Marco Belpoliti, Crolli, Einaudi 2005 (142 pp.,7 €)
Di questo libro non ricordavo niente: né quando lo avevo comprato, né dove, né perché. È strano, dato che in genere dei miei libri conservo una mappa mentale precisa come uno schedario. In realtà avevo allungato la mano sullo scaffale per prendere un altro libro, sempre di Belpoliti, che era accanto a questo, poi l'ho visto, mi ha incuriosito e ho deciso di leggerlo.
Il testo prende inizio dalla constatazione che gli anni Novanta sono stati aperti e chiusi da due crolli speculari e simmetrici: nel 1989 quello del Muro di Berlino, nel 2001 quello delle Twin Towers. Il primo è stato “un evento gioioso e collettivo, una grande festa, un happening durato parecchi giorni [...] che l'Europa, l'intero mondo, hanno salutato come l'inizio di una nuova epoca”; il secondo “è invece un evento angoscioso, tragico, carico di valenze simboliche”. Il primo indica l'apertura di uno spazio di dialogo e speranza, il secondo la sua chiusura.
Partendo da qui, Belpoliti segue il tema delle macerie, delle rovine, rintracciandolo nell'arte e nella cultura della seconda metà del Novecento: i ventitré densi paragrafi che compongono il libro attraversano soprattutto la letteratura e le arti visive, ma non mancano riferimenti al cinema, al fumetto, alla filosofia.
Passano così in rassegna le macerie delle città tedesche distutte dai bombardamenti; i film catastrofici; i saggi di Susan Sontag, Hermann Broch e Milan Kundera sul kitsch (uno dei temi centrali del libro: il kitsch come nemico dell'arte o come ultima frontiera dell'arte stessa, che riutilizza le macerie della cultura crollata); le opere di Man Ray, Andy Warhol, Matthew Barney e Maurizio Cattelan; i tentativi degli scrittori americani di raccontare l'11 settembre; le riflessioni di filosofi e antropologi sulla cultura del secolo appena trascorso; gli edifici vuoti di Pripjat', la città evacuata dopo la catastrofe di Chernobyl; le pagine di Walter Benjamin sulla Berlino anteguerra; fino al crollo estremo, abissale: lo sterminio degli ebrei, che ha lasciato un vuoto morale e culturale proprio al centro del Novecento.

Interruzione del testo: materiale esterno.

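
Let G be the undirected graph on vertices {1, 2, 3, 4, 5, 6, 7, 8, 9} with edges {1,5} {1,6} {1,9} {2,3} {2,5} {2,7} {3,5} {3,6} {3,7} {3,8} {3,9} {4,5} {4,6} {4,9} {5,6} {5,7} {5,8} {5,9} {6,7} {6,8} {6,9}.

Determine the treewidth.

A width-3 tree decomposition is:
Bags: B1 = {3, 5, 6, 7}  B2 = {2, 3, 5, 7}  B3 = {3, 5, 6, 9}  B4 = {1, 5, 6, 9}  B5 = {4, 5, 6, 9}  B6 = {3, 5, 6, 8}
Tree: B1–B2, B1–B3, B3–B4, B4–B5, B3–B6
Each bag holds 4 vertices, so the decomposition has width 3, which upper-bounds the treewidth. Conversely, {2, 3, 5, 7} is a clique of size 4, and the vertices of any clique must share a bag in every tree decomposition; so some bag has ≥ 4 vertices and tw(G) ≥ 3. Hence tw(G) = 3 exactly.

3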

Alla fine, la conclusione di Belpoliti è che la nostra non è l'età dell'apocalisse, del “tempo ultimo”, ma piuttosto quella del “tempo penultimo”, del tempo che precede sempre una fine che non arriva mai. L'età dei piccoli crolli, dell'equilibrio instabile, dell'incertezza che non trova mai un punto di assestamento.